En el vasto territorio de exuberantes bosques, breñas, desfiladeros, ríos, galerías de árboles y cuevas, donde se escuchaba el bramar del viento, “El Catire” estableció su campamento, tornándolo luego portátil, frente a los ametrallamientos de la aviación.
Conocía como la palma de su mano las intrincadas y copiosas montañas de su tierra natal, pues desde adolescente estaba ligado a ese paisaje y al río, éste último cuya leyenda decía que caminaba como el Diablo, hacia atrás, empujado por el azogue.
Allí, en ese universo vegetal, se había embriagado de las múltiples maravillas que deparaban las flores silvestres y las fascinantes aves, pero ahora saltaba por sobre los troncos, abriéndose paso entre la tupidación para sorprender al enemigo.
Aquí, la neblina y el umbroso bosque se estremecían por las cargas de la metralla y el estrépito del FAL.
En una de las incursiones en el área de las tropas oficiales “El Catire” descubrió en un prado, al pie de una colina, el cuerpo de un joven campesino, destrozado, agujereado como una zaranda por el plomo, bañado de sangre, rondado por los zamuros y las moscas, que lo vestían de luto. Era el muchacho sordomudo Adelino, quien pasteaba una vaca, y al, naturalmente, no defenderse ni alzarle los brazos a los soldados y oficiales, recibió la torrencial lluvia de las metralletas. “El Catire” derramó sus lágrimas ante acto tan horrible y cruel.
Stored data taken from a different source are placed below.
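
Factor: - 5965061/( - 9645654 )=2^( - 1)*3^( - 1 )*19^( - 1 )*211^( - 1)*401^( - 1)*1451^1 * 4111^1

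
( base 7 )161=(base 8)134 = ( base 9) 112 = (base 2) 1011100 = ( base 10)92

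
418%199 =20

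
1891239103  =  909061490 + 982177613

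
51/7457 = 51/7457 = 0.01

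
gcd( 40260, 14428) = 4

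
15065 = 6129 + 8936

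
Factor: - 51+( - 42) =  - 93 = - 3^1*31^1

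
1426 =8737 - 7311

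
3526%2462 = 1064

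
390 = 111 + 279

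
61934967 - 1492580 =60442387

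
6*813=4878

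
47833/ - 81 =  - 47833/81 = -590.53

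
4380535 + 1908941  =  6289476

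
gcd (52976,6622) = 6622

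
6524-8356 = - 1832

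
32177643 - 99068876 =- 66891233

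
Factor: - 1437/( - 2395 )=3^1  *5^( - 1 )  =  3/5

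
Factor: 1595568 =2^4*3^1*13^1*2557^1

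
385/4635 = 77/927 = 0.08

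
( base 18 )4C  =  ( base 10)84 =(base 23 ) 3f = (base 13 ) 66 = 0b1010100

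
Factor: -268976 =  - 2^4*16811^1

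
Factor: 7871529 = 3^1*19^1*197^1*701^1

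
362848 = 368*986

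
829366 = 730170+99196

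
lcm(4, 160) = 160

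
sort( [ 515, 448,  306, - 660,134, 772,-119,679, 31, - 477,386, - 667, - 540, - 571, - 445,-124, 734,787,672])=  [-667,- 660, - 571, - 540 , -477, - 445, - 124 , - 119, 31, 134,306, 386,448,515, 672,679, 734,772,787 ] 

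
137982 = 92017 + 45965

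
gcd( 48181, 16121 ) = 7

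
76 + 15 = 91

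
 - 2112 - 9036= - 11148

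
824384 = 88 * 9368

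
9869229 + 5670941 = 15540170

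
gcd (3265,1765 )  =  5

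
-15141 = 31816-46957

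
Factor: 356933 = 356933^1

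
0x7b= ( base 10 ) 123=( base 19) 69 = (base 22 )5d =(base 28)4b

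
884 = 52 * 17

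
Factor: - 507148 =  - 2^2*19^1*6673^1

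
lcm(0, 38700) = 0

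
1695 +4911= 6606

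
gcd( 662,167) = 1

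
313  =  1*313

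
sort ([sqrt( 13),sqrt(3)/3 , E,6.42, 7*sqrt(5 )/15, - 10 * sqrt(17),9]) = [ - 10*sqrt( 17),sqrt( 3)/3, 7*sqrt(5 ) /15,E,sqrt ( 13), 6.42 , 9]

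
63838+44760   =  108598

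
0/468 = 0 = 0.00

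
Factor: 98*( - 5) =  - 490 = - 2^1 * 5^1*7^2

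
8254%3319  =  1616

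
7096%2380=2336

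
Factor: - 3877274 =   -  2^1 * 1938637^1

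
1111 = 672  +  439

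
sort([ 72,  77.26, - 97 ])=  [ - 97, 72,  77.26]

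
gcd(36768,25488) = 48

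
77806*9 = 700254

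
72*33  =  2376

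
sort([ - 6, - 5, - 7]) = [ - 7, - 6, - 5] 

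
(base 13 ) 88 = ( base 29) 3p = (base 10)112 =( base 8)160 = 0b1110000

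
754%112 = 82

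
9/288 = 1/32 = 0.03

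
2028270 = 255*7954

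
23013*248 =5707224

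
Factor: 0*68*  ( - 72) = 0^1 = 0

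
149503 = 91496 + 58007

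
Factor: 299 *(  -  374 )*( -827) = 92480102 = 2^1*11^1*13^1*17^1*23^1*827^1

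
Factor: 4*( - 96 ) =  - 384 = -2^7*3^1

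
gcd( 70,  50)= 10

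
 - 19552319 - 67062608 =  - 86614927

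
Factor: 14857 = 83^1 * 179^1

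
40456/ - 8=- 5057 + 0/1 = - 5057.00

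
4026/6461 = 4026/6461 = 0.62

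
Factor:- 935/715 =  - 17/13 =- 13^(-1) * 17^1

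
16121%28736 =16121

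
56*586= 32816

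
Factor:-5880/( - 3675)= 2^3*5^( -1) = 8/5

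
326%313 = 13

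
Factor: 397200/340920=3310/2841 = 2^1*3^( - 1 )*5^1*331^1*947^( -1)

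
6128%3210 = 2918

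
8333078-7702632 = 630446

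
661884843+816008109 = 1477892952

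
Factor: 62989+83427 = 2^4 * 9151^1= 146416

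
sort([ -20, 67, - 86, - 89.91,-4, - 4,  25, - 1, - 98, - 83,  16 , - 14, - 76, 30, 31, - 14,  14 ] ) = [ - 98, - 89.91,-86, - 83, - 76, - 20, - 14, - 14, - 4,-4, - 1, 14, 16, 25 , 30, 31,67]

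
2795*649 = 1813955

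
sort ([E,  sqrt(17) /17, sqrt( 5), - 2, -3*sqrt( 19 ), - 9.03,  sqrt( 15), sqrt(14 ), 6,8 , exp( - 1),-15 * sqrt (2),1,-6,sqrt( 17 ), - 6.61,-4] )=[ -15 * sqrt ( 2),-3*sqrt(19), - 9.03,-6.61 , - 6,  -  4,-2,sqrt ( 17)/17,exp( - 1 ), 1, sqrt( 5), E,sqrt ( 14),sqrt( 15) , sqrt( 17 ),6,8]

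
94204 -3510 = 90694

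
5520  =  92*60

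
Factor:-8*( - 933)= 7464 = 2^3 * 3^1 * 311^1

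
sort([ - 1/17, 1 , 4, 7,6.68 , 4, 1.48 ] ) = [-1/17,1,1.48,4,4, 6.68, 7] 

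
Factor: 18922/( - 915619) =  - 2^1*811^ ( - 1 ) *1129^( - 1 )*9461^1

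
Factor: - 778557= - 3^1*13^1*19963^1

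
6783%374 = 51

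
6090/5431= 6090/5431= 1.12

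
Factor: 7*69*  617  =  298011 = 3^1*7^1*23^1*617^1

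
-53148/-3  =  17716  +  0/1 = 17716.00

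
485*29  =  14065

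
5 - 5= 0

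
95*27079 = 2572505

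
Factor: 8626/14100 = 4313/7050 = 2^( - 1 ) * 3^( - 1 )*5^( - 2 )*19^1*47^(-1 )*227^1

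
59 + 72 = 131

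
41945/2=41945/2 = 20972.50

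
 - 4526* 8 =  - 36208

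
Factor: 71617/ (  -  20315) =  - 5^(- 1 )*7^1*13^1 * 17^( - 1)*239^( - 1)*787^1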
En el sitio Los Volcanes tuvo un encuentro con una patrulla, resultando el enemigo con tres bajas. Los cadáveres de los militares fueron bajados en parihuelas por los campesinos. Y los sabuesos, que estaban cerca de un puente sobre el río Burate, a lejana distancia del sitio del combate, se ciñeron encarnizadamente con los baqueanos que conducían los muertos, golpeándolos y haciéndolos prisioneros.
“El Catire” evadía todos los cercos, se reunía con los labriegos y bailaba con las muchachas aldeanas. Se disfrazaba y sostenía asambleas con los colaboradores de su frente en el corazón de la ciudad jardín.
En la gran metrópoli, el otro Presidente que tartamudeaba y que hacía dos años había sucedido al cara de búho con anteojos, se pavoneaba como bondadoso demócrata, mientras que los cuerpos represivos torturaban y asesinaban.
“El Catire” salió en los primeros días de junio de sus montañas adornadas de jumangues en flor, siendo saludado en su partida por los pájaros también migratorios. Iba a una cita con los altos jefes guerrilleros en un abandonado balneario junto a los violentos oleajes musicales del mar Caribe. Y en el silencio, únicamente roto por la furia de las aguas besando los acantilados y regando los copos blancos de las espumas, aconteció la cobarde delación.
“El Catire” fue recluido en un cuarto de torturas, donde se le desfiguró el hermoso rostro. Luego se construyó y confeccionó “el ahorcado” de la democracia del gago Presidente, transformándose en símbolo para el deslave de la ruindad.
El espectro sonriente de “El Catire” guerrillero, apartando la neblina en las noches de luna, se ha convertido en leyenda de las montañas de su tierra boconesa.